For the first time in nearly 20 years the team is owned by locals throughout the CSRA, yes there are some in N. Augusta and even Aiken but there are many in Richmond County, Columbia County and throughout Georgia. The team is a regional asset, too many people forget that. They have been part of the community for 25 years and now they are owned by people from the community. People who raise families here, have businesses and wanted to perserve baseball in the CSRA for the long haul. They should be applauded for their efforts and supported. The team contributes to 100 of non-profit organizations, is involved in our school district and supports our friends at Fort Gordon. They truly aid Augusta in economic development when companies look at this area. Just ask Deke and Economic Development. They improve the quality of life for the region (regardless if you support them or not). They are here to make a major investment and grow those bonds deeper.

Little Lamb
46086
Points
Little Lamb 03/07/13 - 03:56 pm
4
0
Obamaspeak

jleyes posted:

The team will be paying well beyond its fair share. . . .

No one can define fair share. Taxpayers should beware anyone using the term to sell a project.

jleyes
24
Points
jleyes 03/07/13 - 04:05 pm
0
3
Attendance & Fair Share

They said the samething in Greensboro, Greenville and Durham (just a few regional examples) where the public said they don't draw well now how can they draw like that in a new venue? Well guess what the infrastructure gets put into place, more people get hired to market, the venue is a draw in a way Lake Olmstead will never be. If the team didn't believe they could draw that they wouldn't bother pursuing this endeveour.

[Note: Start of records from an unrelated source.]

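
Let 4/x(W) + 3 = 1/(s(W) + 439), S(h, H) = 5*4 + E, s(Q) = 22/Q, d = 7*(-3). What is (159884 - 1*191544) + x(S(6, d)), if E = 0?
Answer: -417707984/13193 ≈ -31661.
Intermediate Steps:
d = -21
S(h, H) = 20 (S(h, H) = 5*4 + 0 = 20 + 0 = 20)
x(W) = 4/(-3 + 1/(439 + 22/W)) (x(W) = 4/(-3 + 1/(22/W + 439)) = 4/(-3 + 1/(439 + 22/W)))
(159884 - 1*191544) + x(S(6, d)) = (159884 - 1*191544) + 2*(-22 - 439*20)/(33 + 658*20) = (159884 - 191544) + 2*(-22 - 8780)/(33 + 13160) = -31660 + 2*(-8802)/13193 = -31660 + 2*(1/13193)*(-8802) = -31660 - 17604/13193 = -417707984/13193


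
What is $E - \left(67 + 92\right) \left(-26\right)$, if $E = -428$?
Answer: $3706$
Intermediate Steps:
$E - \left(67 + 92\right) \left(-26\right) = -428 - \left(67 + 92\right) \left(-26\right) = -428 - 159 \left(-26\right) = -428 - -4134 = -428 + 4134 = 3706$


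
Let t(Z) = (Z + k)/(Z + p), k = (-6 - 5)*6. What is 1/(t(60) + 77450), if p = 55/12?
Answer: 775/60023678 ≈ 1.2912e-5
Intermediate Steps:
p = 55/12 (p = 55*(1/12) = 55/12 ≈ 4.5833)
k = -66 (k = -11*6 = -66)
t(Z) = (-66 + Z)/(55/12 + Z) (t(Z) = (Z - 66)/(Z + 55/12) = (-66 + Z)/(55/12 + Z))
1/(t(60) + 77450) = 1/(12*(-66 + 60)/(55 + 12*60) + 77450) = 1/(12*(-6)/(55 + 720) + 77450) = 1/(12*(-6)/775 + 77450) = 1/(12*(1/775)*(-6) + 77450) = 1/(-72/775 + 77450) = 1/(60023678/775) = 775/60023678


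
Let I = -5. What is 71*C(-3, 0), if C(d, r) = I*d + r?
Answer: 1065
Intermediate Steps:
C(d, r) = r - 5*d (C(d, r) = -5*d + r = r - 5*d)
71*C(-3, 0) = 71*(0 - 5*(-3)) = 71*(0 + 15) = 71*15 = 1065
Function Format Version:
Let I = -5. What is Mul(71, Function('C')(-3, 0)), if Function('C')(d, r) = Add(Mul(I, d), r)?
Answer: 1065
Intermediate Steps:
Function('C')(d, r) = Add(r, Mul(-5, d)) (Function('C')(d, r) = Add(Mul(-5, d), r) = Add(r, Mul(-5, d)))
Mul(71, Function('C')(-3, 0)) = Mul(71, Add(0, Mul(-5, -3))) = Mul(71, Add(0, 15)) = Mul(71, 15) = 1065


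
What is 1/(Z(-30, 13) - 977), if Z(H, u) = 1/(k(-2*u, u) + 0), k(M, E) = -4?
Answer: -4/3909 ≈ -0.0010233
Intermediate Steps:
Z(H, u) = -¼ (Z(H, u) = 1/(-4 + 0) = 1/(-4) = -¼)
1/(Z(-30, 13) - 977) = 1/(-¼ - 977) = 1/(-3909/4) = -4/3909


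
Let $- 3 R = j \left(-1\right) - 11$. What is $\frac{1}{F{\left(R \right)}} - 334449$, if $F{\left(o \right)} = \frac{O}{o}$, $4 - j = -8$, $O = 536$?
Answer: $- \frac{537793969}{1608} \approx -3.3445 \cdot 10^{5}$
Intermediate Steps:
$j = 12$ ($j = 4 - -8 = 4 + 8 = 12$)
$R = \frac{23}{3}$ ($R = - \frac{12 \left(-1\right) - 11}{3} = - \frac{-12 - 11}{3} = \left(- \frac{1}{3}\right) \left(-23\right) = \frac{23}{3} \approx 7.6667$)
$F{\left(o \right)} = \frac{536}{o}$
$\frac{1}{F{\left(R \right)}} - 334449 = \frac{1}{536 \frac{1}{\frac{23}{3}}} - 334449 = \frac{1}{536 \cdot \frac{3}{23}} - 334449 = \frac{1}{\frac{1608}{23}} - 334449 = \frac{23}{1608} - 334449 = - \frac{537793969}{1608}$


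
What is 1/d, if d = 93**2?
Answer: 1/8649 ≈ 0.00011562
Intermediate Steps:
d = 8649
1/d = 1/8649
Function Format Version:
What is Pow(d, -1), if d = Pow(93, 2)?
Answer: Rational(1, 8649) ≈ 0.00011562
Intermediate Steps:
d = 8649
Pow(d, -1) = Pow(8649, -1) = Rational(1, 8649)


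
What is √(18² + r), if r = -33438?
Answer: I*√33114 ≈ 181.97*I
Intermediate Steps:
√(18² + r) = √(18² - 33438) = √(324 - 33438) = √(-33114) = I*√33114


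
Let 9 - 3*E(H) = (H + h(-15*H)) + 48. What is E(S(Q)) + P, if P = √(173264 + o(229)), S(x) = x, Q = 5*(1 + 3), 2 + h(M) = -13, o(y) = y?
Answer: -44/3 + 3*√19277 ≈ 401.86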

A new venue is night and day from a fan experience, it will be the "thing to do", the civic gathering place for families across the region. The experience will be so vastly different from anything one has experienced in Lake Olmstead that it won't be difficult to achieve, as shocking as that sounds. In addition if they are wrong, they are on the hook, not you.

All in the club will be paying many millions of dollars and the increment from the development will offset the rest. Private monies.

Little Lamb
46086
Points
Little Lamb 03/07/13 - 04:09 pm
2
0
Show Me

jleyes posted:

All in the club will be paying many millions of dollars. . . . Private monies.

Show me in writing. Show council members of Aiken County before they vote in the TIF. Show Steve Crawford.

burninater
9608
Points
burninater 03/07/13 - 04:42 pm
3
0
Jleyes, it is very, very

Jleyes, it is very, very simple. If the GreenJackets and a riverfront stadium have all of the potential you claim, then let private money finance the development. The whole shebang.

If the return on investment is what you claim it will be, then financiers would be stupid not to jump at the chance. Heck, I bet the private finance component of this deal wants to bring taxpayers on board out of the goodness of their hearts! Let everyone share in this remarkable opportunity!

Or maybe try this on for size: want taxpayer funding? Then allocate profit shares based on individual taxpayer investment. My tax dollars were invested in an investment yielding returns? I expect an associated investment account and distributed earnings.

Enough of this many-hands-build-it so the well-positioned few can profit from it. Americans are sick of that BS.